The bog has also been used regularly for guided educational tours, and the New London Conservation Commission occasionally hosts open house events where experts are on hand to answer questions.

The combination of excellent on-site signage, accessible trail design, and community engagement makes Philbrick Cricenti Bog one of the most educational free outdoor experiences in all of New Hampshire.

Come curious, leave fascinated.

Planning Your Visit to 295 Newport Road, New London

Planning Your Visit to 295 Newport Road, New London
© Philbrick-Cricenti Bog

Getting to Philbrick Cricenti Bog is straightforward, and the experience costs absolutely nothing to enjoy. The trailhead is located at 295 Newport Road, New London, NH 03257, right along the main road, making it easy to find even on a first visit.

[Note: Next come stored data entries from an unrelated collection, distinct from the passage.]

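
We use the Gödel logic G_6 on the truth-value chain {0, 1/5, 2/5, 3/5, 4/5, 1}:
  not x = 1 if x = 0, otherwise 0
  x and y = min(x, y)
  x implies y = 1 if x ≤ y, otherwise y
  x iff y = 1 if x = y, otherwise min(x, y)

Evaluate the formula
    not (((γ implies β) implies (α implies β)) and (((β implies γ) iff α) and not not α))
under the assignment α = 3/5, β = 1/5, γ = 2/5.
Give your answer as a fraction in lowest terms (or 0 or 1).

γ implies β = 2/5 implies 1/5 = 1/5
α implies β = 3/5 implies 1/5 = 1/5
(γ implies β) implies (α implies β) = 1/5 implies 1/5 = 1
β implies γ = 1/5 implies 2/5 = 1
(β implies γ) iff α = 1 iff 3/5 = 3/5
not α = not 3/5 = 0
not not α = not 0 = 1
((β implies γ) iff α) and not not α = 3/5 and 1 = 3/5
((γ implies β) implies (α implies β)) and (((β implies γ) iff α) and not not α) = 1 and 3/5 = 3/5
not (((γ implies β) implies (α implies β)) and (((β implies γ) iff α) and not not α)) = not 3/5 = 0

0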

Parking is limited, so arriving early on weekends during peak season is a smart move. The trail itself covers less than a mile in total, making it manageable for most fitness levels and age groups.

A few practical notes worth knowing before you go: dogs are not permitted on the trail, which helps protect the sensitive ecosystem. There is no formal restroom facility at the site, so plan accordingly before leaving town.

Wear sturdy, closed-toe footwear since some boardwalk sections sit very close to the water, and wet conditions can make certain planks slippery despite the non-slip surfaces on the newer aluminum sections.

The bog is maintained by the Town of New London Conservation Commission, and it is open year-round. Fall brings spectacular color, spring delivers wildflower blooms, and even a rainy day visit has its own moody magic.

New Hampshire has no shortage of beautiful natural places, but Philbrick Cricenti Bog offers something genuinely rare. Pack your curiosity and go see it for yourself.